Menanggapi Lulik, Direktur SAPDA Nurul Saadah Andriani juga mengucapkan terima kasih kepada Dirjen Badimiltun yang telah mempercayakan pihaknya untuk memberikan pelatihan kepada jajaran petugas PTUN dan PTTUN. “Dengan adanya kesempatan ini, kami berharap Pengadilan Tata Usaha Negara semakin inklusif dan ramah disabilitas ke depannya, serta berkontribusi dalam mewujudkan perlindungan dan pemenuhan hak penyandang disabilitas,” katanya.
Nurul juga menyampaikan apresiasinya atas komitmen Badimiltun, sebab organisasi penyandang disabilitas tidak mungkin dapat mendorong peradilan inklusif tanpa adanya dukungan dan inisiatif dari lembaga pengadilan. “Kita semua mempunyai kewajiban untuk berkontribusi dalam mewujudkan Pengadilan Tata Usaha Negara dan pengadilan-pengadilan lain di Indonesia untuk menjadi pengadilan yang inklusif bagi disabilitas,” ujarnya.
Peserta Terbaik
Lebih lanjut, penutupan pelatihan ini juga diselenggarakan dalam rangka menyampaikan sertifikat penghargaan secara simbolis kepada Dirjen Badimiltun dan semua institusi pengadilan yang telah mengalokasikan aparaturnya untuk mengikuti pelatihan hingga pertemuan terakhir.
Selain itu, SAPDA juga memberikan penghargaan khusus kepada dua aparatur pengadilan yang ditetapkan sebagai peserta terbaik karena keaktifannya selama mengikuti pelatihan. Peserta tersebut adalah Muhammad Roihan dari PTUN Surabaya dan Stryana Berutu dari PTUN Medan.
Roihan mengaku mendapatkan banyak ilmu yang bermanfaat setelah mengikuti pelatihan. “Saya mendapatkan apa yang mulanya belum pernah saya ketahui, seperti berbagai macam ragam disabilitas dan perlakuan khususnya masing-masing sesuai dengan ragamnya, bahwa ternyata tiap disabilitas kebutuhannya berbeda-beda,” ucapnya saat menyampaikan testimoni di sela-sela penutupan pelatihan.

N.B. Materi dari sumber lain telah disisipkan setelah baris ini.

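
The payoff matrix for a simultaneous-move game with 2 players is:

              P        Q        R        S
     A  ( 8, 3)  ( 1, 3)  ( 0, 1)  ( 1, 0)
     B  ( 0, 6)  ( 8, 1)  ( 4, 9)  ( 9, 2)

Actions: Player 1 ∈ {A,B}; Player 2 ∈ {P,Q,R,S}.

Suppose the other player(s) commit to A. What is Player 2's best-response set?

P2 best: {P,Q}

u_2(P vs A) = 3
u_2(Q vs A) = 3
u_2(R vs A) = 1
u_2(S vs A) = 0
max payoff 3 at {P,Q}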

Namun, Roihan menyayangkan para aparatur pengadilan tidak mendapatkan kesempatan untuk bertatap muka dan beinteraksi langsung dengan teman-teman penyandang disabilitas. “Harapannya kami bisa bertemu langsung, dan pelatihan semacam ini terus ada sehingga bisa lebih mengetahui ragam dan kebutuhan disabilitas yang memerlukan bantuan di PTUN Surabaya khususnya,” tambahnya.
Sementara Satryana mengungkapkan bahwa pelatihan ini memberikan wawasan-wawasan baru tentang fasilitas yang diperlukan oleh penyandang disabilitas dalam pelaksanaan proses peradilan. “Pelatihan ini juga berguna dalam meningkatkan keterampilan terkait penyediaan akomodasi yang layak bagi penyandang disabilitas saat berhadapan dengan hukum di PTUN, mulai mencakup meja pelayanan hingga sarana dan prasarana seperti yang diatur dalam PP Nomor 39 tahun 2020,” ujarnya.
Di sisi lain, Rini Rindawati dari Women Disability Crisis Center (WDCC) SAPDA mengungkapkan pelatihan ini tidak luput dari tantangan dan hambatan. Ia tidak menampik bahwa isu disabilitas adalah hal yang baru bagi aparatur PTUN, sehingga peserta mungkin masih tertukar-tukar dalam mengidentifikasi ragam disabilitas.
“Peserta juga belum memahami kebutuhan khusus penyandang disabilitas sesuai sub ragam. Dari satu ragam, masih ada kekhususan lain yang berbeda-beda meskipun ragam disabilitasnya sama. Bisa jadi disabilitas fisik cerebral palsy dengan disabilitas fisik polio berbeda kebutuhannya. Dengan orang mini juga berbeda,” kata Rini ketika mempresentasikan laporan hasil pelatihan.
Pelatihan isu disabilitas ini merupakan bagian dari upaya advokasi SAPDA dalam mendorong peradilan yang inklusif dan mendukung pemenuhan hak perempuan dan anak penyandang disabilitas berhadapan dengan hukum. Kegiatan ini terselenggara atas dukungan pendanaan dari Pemerintah Australia melalui program Australia-Indonesia Partnership for Justice 2 (AIPJ2).